Following this logic, if there is no god, then working hard at earning a living and advancing in the workplace is meaningless, according to King Solomon in Ecclesiastes 2:17-23 and 4:13-16:  

"So I hated life, because the work that is done under the sun was grievous to me. All of it is meaningless, a chasing after the wind.  I hated all the things I had toiled for under the sun, because I must leave them to the one who comes after me.  And who knows whether that person will be wise or foolish? Yet they will have control over all the fruit of my toil into which I have poured my effort and skill under the sun. This too is meaningless.  So my heart began to despair over all my toilsome labor under the sun.  For a person may labor with wisdom, knowledge and skill, and then they must leave all they own to another who has not toiled for it. This too is meaningless and a great misfortune.  What do people get for all the toil and anxious striving with which they labor under the sun?  All their days their work is grief and pain; even at night their minds do not rest. This too is meaningless."

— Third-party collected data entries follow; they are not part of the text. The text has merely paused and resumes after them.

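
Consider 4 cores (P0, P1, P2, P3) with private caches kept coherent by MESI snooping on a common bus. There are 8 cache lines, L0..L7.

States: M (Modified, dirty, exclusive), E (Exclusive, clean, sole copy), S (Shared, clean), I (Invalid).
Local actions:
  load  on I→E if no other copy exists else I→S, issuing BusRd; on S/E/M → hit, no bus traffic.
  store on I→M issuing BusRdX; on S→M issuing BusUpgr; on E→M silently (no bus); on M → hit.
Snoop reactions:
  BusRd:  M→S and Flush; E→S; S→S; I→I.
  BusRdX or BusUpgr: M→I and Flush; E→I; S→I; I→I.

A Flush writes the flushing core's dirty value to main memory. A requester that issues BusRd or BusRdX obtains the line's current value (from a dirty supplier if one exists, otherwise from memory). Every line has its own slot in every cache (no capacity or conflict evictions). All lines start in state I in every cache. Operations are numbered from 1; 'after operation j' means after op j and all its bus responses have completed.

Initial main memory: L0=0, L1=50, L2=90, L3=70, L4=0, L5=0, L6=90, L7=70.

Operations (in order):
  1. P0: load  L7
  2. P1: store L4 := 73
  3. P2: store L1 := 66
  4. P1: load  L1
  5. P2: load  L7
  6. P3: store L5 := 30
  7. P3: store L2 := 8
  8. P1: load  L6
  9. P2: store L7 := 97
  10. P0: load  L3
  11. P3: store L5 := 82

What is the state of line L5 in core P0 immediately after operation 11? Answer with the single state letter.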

"Better a poor but wise youth than an old but foolish king who no longer knows how to heed a warning.  The youth may have come from prison to the kingship, or he may have been born in poverty within his kingdom.  I saw that all who lived and walked under the sun followed the youth, the king’s successor.  There was no end to all the people who were before them. But those who came later were not pleased with the successor. This too is meaningless, a chasing after the wind."

While atheists try their hardest to deny God's existence in order to avoid submitting to him, they simply cannot escape the fact that they need God just as much as anybody else.  I like the way that Jean-Paul Sartre, the famous atheist philosopher, put it:

"That God does not exist, I cannot deny, That my whole being cries out for God I cannot forget." 

Blaise Pascal, the famous christian philosopher, put it magnificently:  

"There is a God shaped vacuum in the heart of every man which cannot be filled by any created thing, but only by God, the Creator, made known through Jesus."

King Solomon wrote the following in Ecclesiastes 3:11:

"He has made everything beautiful in its time. He has also set eternity in the human heart; yet no one can fathom what God has done from beginning to end."

Since God has set eternity in the human heart, what logically follows is that the things of this life cannot fully and permanently satisfy us.  Think about it: whether it be sex, money, power, or work, none of those things ever bring you full or permanent satisfaction; you always end up having to go back for more of it in order to maintain the short-term satisfaction those things give you.  We human beings keep trying to fit things into that god-shaped hole in our hearts thinking that they can satisfy us, but until we submit ourselves to God and let him fill that hole, we'll never be satisfied permanently and fully in life.

With all this being said, the atheist, just like everyone else, has hope.  All they have to do to fill that god-shaped hole in their heart and find permanent fullness and satisfaction in life is to acknowledge God's existence, acknowledge that they can't possibly earn their own salvation, repent of their sins, put their faith in Jesus Christ, and accept salvation as God's free gift to us.  It is my hope that any atheist who's reading this will realize the despair of their world view, and will seek to live in truth and light with Jesus Christ for all eternity.